= Guillaume Chartier (theologian) =

Guillaume Chartier was a Calvinist theologian and Protestant pastor from Geneva, active between 1555 and 1560.

==Mission to France Antarctique==
He was a young theologian in Geneva when he was chosen by John Calvin to take part in an expedition organized by the French gentleman Philippe de Corguilleray, who had been asked by Gaspard de Coligny to come to the aid of admiral Nicolas Durand de Villegagnon, who was asking for assistance in increasing the population of the small French colony at Fort Coligny in France Antarctique in what is now Brazil. His mission was to convert Catholics in the French colony and support the Huguenot colonists in their faith. He was accompanied by the 50-year-old pastor Pierre Richier.

The expedition was financed by de Coligny and Villegagnon and included Philippe de Corguilleray, the two pastors and Jean de Léry – de Léry later wrote an account of the voyage. Fifteen people in total travelled from Geneva to Le Havre to embark, where they were met by three hundred Protestant emigrants. They set sail on 19 November 1556 and arrived in Guanabara Bay on 7 March the following year. The emigrants disembarked on île de Coligny, where they built fort Coligny.

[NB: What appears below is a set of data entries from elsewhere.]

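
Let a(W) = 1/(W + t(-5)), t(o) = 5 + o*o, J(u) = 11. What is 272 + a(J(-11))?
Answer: 11153/41 ≈ 272.02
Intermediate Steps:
t(o) = 5 + o²
a(W) = 1/(30 + W) (a(W) = 1/(W + (5 + (-5)²)) = 1/(W + (5 + 25)) = 1/(W + 30) = 1/(30 + W))
272 + a(J(-11)) = 272 + 1/(30 + 11) = 272 + 1/41 = 11153/41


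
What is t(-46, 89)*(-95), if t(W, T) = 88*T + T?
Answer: -752495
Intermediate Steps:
t(W, T) = 89*T
t(-46, 89)*(-95) = (89*89)*(-95) = 7921*(-95) = -752495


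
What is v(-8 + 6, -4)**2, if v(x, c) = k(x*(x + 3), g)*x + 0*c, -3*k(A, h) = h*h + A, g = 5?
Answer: 2116/9 ≈ 235.11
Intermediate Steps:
k(A, h) = -A/3 - h**2/3 (k(A, h) = -(h*h + A)/3 = -(h**2 + A)/3 = -(A + h**2)/3 = -A/3 - h**2/3)
v(x, c) = x*(-25/3 - x*(3 + x)/3) (v(x, c) = (-x*(x + 3)/3 - 1/3*5**2)*x + 0*c = (-x*(3 + x)/3 - 1/3*25)*x + 0 = (-x*(3 + x)/3 - 25/3)*x + 0 = (-25/3 - x*(3 + x)/3)*x + 0 = x*(-25/3 - x*(3 + x)/3) + 0 = x*(-25/3 - x*(3 + x)/3))
v(-8 + 6, -4)**2 = (-(-8 + 6)*(25 + (-8 + 6)*(3 + (-8 + 6)))/3)**2 = (-1/3*(-2)*(25 - 2*(3 - 2)))**2 = (-1/3*(-2)*(25 - 2*1))**2 = (-1/3*(-2)*(25 - 2))**2 = (-1/3*(-2)*23)**2 = (46/3)**2 = 2116/9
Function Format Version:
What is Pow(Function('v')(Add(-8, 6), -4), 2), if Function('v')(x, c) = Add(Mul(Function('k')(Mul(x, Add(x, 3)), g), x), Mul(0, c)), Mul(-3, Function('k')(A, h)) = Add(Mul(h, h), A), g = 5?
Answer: Rational(2116, 9) ≈ 235.11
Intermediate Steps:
Function('k')(A, h) = Add(Mul(Rational(-1, 3), A), Mul(Rational(-1, 3), Pow(h, 2))) (Function('k')(A, h) = Mul(Rational(-1, 3), Add(Mul(h, h), A)) = Mul(Rational(-1, 3), Add(Pow(h, 2), A)) = Mul(Rational(-1, 3), Add(A, Pow(h, 2))) = Add(Mul(Rational(-1, 3), A), Mul(Rational(-1, 3), Pow(h, 2))))
Function('v')(x, c) = Mul(x, Add(Rational(-25, 3), Mul(Rational(-1, 3), x, Add(3, x)))) (Function('v')(x, c) = Add(Mul(Add(Mul(Rational(-1, 3), Mul(x, Add(x, 3))), Mul(Rational(-1, 3), Pow(5, 2))), x), Mul(0, c)) = Add(Mul(Add(Mul(Rational(-1, 3), Mul(x, Add(3, x))), Mul(Rational(-1, 3), 25)), x), 0) = Add(Mul(Add(Mul(Rational(-1, 3), x, Add(3, x)), Rational(-25, 3)), x), 0) = Add(Mul(Add(Rational(-25, 3), Mul(Rational(-1, 3), x, Add(3, x))), x), 0) = Add(Mul(x, Add(Rational(-25, 3), Mul(Rational(-1, 3), x, Add(3, x)))), 0) = Mul(x, Add(Rational(-25, 3), Mul(Rational(-1, 3), x, Add(3, x)))))
Pow(Function('v')(Add(-8, 6), -4), 2) = Pow(Mul(Rational(-1, 3), Add(-8, 6), Add(25, Mul(Add(-8, 6), Add(3, Add(-8, 6))))), 2) = Pow(Mul(Rational(-1, 3), -2, Add(25, Mul(-2, Add(3, -2)))), 2) = Pow(Mul(Rational(-1, 3), -2, Add(25, Mul(-2, 1))), 2) = Pow(Mul(Rational(-1, 3), -2, Add(25, -2)), 2) = Pow(Mul(Rational(-1, 3), -2, 23), 2) = Pow(Rational(46, 3), 2) = Rational(2116, 9)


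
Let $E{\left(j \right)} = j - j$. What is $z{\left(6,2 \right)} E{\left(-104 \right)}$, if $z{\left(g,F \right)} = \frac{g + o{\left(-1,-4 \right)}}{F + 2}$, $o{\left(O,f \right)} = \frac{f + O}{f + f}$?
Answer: $0$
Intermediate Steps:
$o{\left(O,f \right)} = \frac{O + f}{2 f}$
$E{\left(j \right)} = 0$
$z{\left(g,F \right)} = \frac{\frac{5}{8} + g}{2 + F}$ ($z{\left(g,F \right)} = \frac{g + \frac{-1 - 4}{2 \left(-4\right)}}{F + 2} = \frac{g + \frac{1}{2} \left(- \frac{1}{4}\right) \left(-5\right)}{2 + F} = \frac{g + \frac{5}{8}}{2 + F} = \frac{\frac{5}{8} + g}{2 + F}$)
$z{\left(6,2 \right)} E{\left(-104 \right)} = \frac{\frac{5}{8} + 6}{2 + 2} \cdot 0 = \frac{1}{4} \cdot \frac{53}{8} \cdot 0 = \frac{53}{32} \cdot 0 = 0$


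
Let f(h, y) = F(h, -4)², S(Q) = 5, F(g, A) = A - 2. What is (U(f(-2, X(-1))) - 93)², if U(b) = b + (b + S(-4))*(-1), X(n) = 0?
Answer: 9604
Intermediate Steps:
F(g, A) = -2 + A
f(h, y) = 36 (f(h, y) = (-2 - 4)² = (-6)² = 36)
U(b) = -5 (U(b) = b + (b + 5)*(-1) = b + (5 + b)*(-1) = b + (-5 - b) = -5)
(U(f(-2, X(-1))) - 93)² = (-5 - 93)² = (-98)² = 9604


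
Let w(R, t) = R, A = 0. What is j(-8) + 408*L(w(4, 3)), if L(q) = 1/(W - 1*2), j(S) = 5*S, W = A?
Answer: -244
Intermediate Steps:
W = 0
L(q) = -½ (L(q) = 1/(0 - 1*2) = 1/(0 - 2) = 1/(-2) = -½)
j(-8) + 408*L(w(4, 3)) = 5*(-8) + 408*(-½) = -40 - 204 = -244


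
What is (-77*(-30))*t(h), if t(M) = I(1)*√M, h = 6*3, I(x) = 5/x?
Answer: 34650*√2 ≈ 49003.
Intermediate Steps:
h = 18
t(M) = 5*√M (t(M) = (5/1)*√M = (5*1)*√M = 5*√M)
(-77*(-30))*t(h) = (-77*(-30))*(5*√18) = 2310*(5*(3*√2)) = 2310*(15*√2) = 34650*√2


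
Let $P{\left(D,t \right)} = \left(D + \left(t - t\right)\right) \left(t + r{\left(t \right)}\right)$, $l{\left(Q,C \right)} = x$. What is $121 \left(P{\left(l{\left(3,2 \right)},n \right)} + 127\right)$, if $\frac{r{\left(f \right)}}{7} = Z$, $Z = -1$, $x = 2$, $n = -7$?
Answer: $11979$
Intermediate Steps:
$r{\left(f \right)} = -7$ ($r{\left(f \right)} = 7 \left(-1\right) = -7$)
$l{\left(Q,C \right)} = 2$
$P{\left(D,t \right)} = D \left(-7 + t\right)$ ($P{\left(D,t \right)} = \left(D + \left(t - t\right)\right) \left(t - 7\right) = \left(D + 0\right) \left(-7 + t\right) = D \left(-7 + t\right)$)
$121 \left(P{\left(l{\left(3,2 \right)},n \right)} + 127\right) = 121 \left(2 \left(-7 - 7\right) + 127\right) = 121 \left(2 \left(-14\right) + 127\right) = 121 \left(-28 + 127\right) = 121 \cdot 99 = 11979$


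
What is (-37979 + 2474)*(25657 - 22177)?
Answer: -123557400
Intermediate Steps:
(-37979 + 2474)*(25657 - 22177) = -35505*3480 = -123557400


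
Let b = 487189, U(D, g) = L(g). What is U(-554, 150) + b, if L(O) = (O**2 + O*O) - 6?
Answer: 532183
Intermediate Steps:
L(O) = -6 + 2*O**2 (L(O) = (O**2 + O**2) - 6 = 2*O**2 - 6 = -6 + 2*O**2)
U(D, g) = -6 + 2*g**2
U(-554, 150) + b = (-6 + 2*150**2) + 487189 = (-6 + 2*22500) + 487189 = (-6 + 45000) + 487189 = 44994 + 487189 = 532183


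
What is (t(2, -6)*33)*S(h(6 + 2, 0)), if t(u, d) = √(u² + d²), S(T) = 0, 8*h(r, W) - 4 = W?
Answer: 0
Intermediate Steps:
h(r, W) = ½ + W/8
t(u, d) = √(d² + u²)
(t(2, -6)*33)*S(h(6 + 2, 0)) = (√((-6)² + 2²)*33)*0 = (√(36 + 4)*33)*0 = (√40*33)*0 = ((2*√10)*33)*0 = (66*√10)*0 = 0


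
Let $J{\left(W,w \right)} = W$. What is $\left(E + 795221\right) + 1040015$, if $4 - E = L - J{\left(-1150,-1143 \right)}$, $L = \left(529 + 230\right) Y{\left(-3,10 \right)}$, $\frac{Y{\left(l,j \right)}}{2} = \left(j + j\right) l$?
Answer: $1925170$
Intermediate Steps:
$Y{\left(l,j \right)} = 4 j l$ ($Y{\left(l,j \right)} = 2 \left(j + j\right) l = 2 \cdot 2 j l = 4 j l$)
$L = -91080$ ($L = \left(529 + 230\right) 4 \cdot 10 \left(-3\right) = 759 \left(-120\right) = -91080$)
$E = 89934$ ($E = 4 - \left(-91080 - -1150\right) = 4 - \left(-91080 + 1150\right) = 4 - -89930 = 4 + 89930 = 89934$)
$\left(E + 795221\right) + 1040015 = \left(89934 + 795221\right) + 1040015 = 885155 + 1040015 = 1925170$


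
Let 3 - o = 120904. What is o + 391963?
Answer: 271062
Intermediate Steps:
o = -120901 (o = 3 - 1*120904 = 3 - 120904 = -120901)
o + 391963 = -120901 + 391963 = 271062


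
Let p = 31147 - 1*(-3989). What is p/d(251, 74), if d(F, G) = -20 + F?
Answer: 11712/77 ≈ 152.10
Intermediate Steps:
p = 35136 (p = 31147 + 3989 = 35136)
p/d(251, 74) = 35136/(-20 + 251) = 35136/231 = 35136*(1/231) = 11712/77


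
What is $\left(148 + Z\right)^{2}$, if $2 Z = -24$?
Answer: $18496$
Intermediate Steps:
$Z = -12$ ($Z = \frac{1}{2} \left(-24\right) = -12$)
$\left(148 + Z\right)^{2} = \left(148 - 12\right)^{2} = 136^{2} = 18496$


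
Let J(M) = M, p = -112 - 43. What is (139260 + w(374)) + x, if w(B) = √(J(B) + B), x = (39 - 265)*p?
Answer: 174290 + 2*√187 ≈ 1.7432e+5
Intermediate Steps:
p = -155
x = 35030 (x = (39 - 265)*(-155) = -226*(-155) = 35030)
w(B) = √2*√B (w(B) = √(B + B) = √(2*B) = √2*√B)
(139260 + w(374)) + x = (139260 + √2*√374) + 35030 = (139260 + 2*√187) + 35030 = 174290 + 2*√187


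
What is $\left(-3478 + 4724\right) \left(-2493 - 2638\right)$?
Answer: $-6393226$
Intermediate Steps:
$\left(-3478 + 4724\right) \left(-2493 - 2638\right) = 1246 \left(-5131\right) = -6393226$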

Villagagnon and Corguilleray soon fell out, with the latter contesting his authority and leading the Huguenots against the French Catholics in Fort Coligny. Pierre Richier opposed Villegagnon's religious vision (for Villegagnon "the body and blood of Christ are really enclosed in the bread and wine"), backing instead a more symbolic interpretation of the eucharist. Chartier left for Europe and visited Calvin and the German Protestants to consult them about controversial points and polemics which opposed the believers of France Antarctique.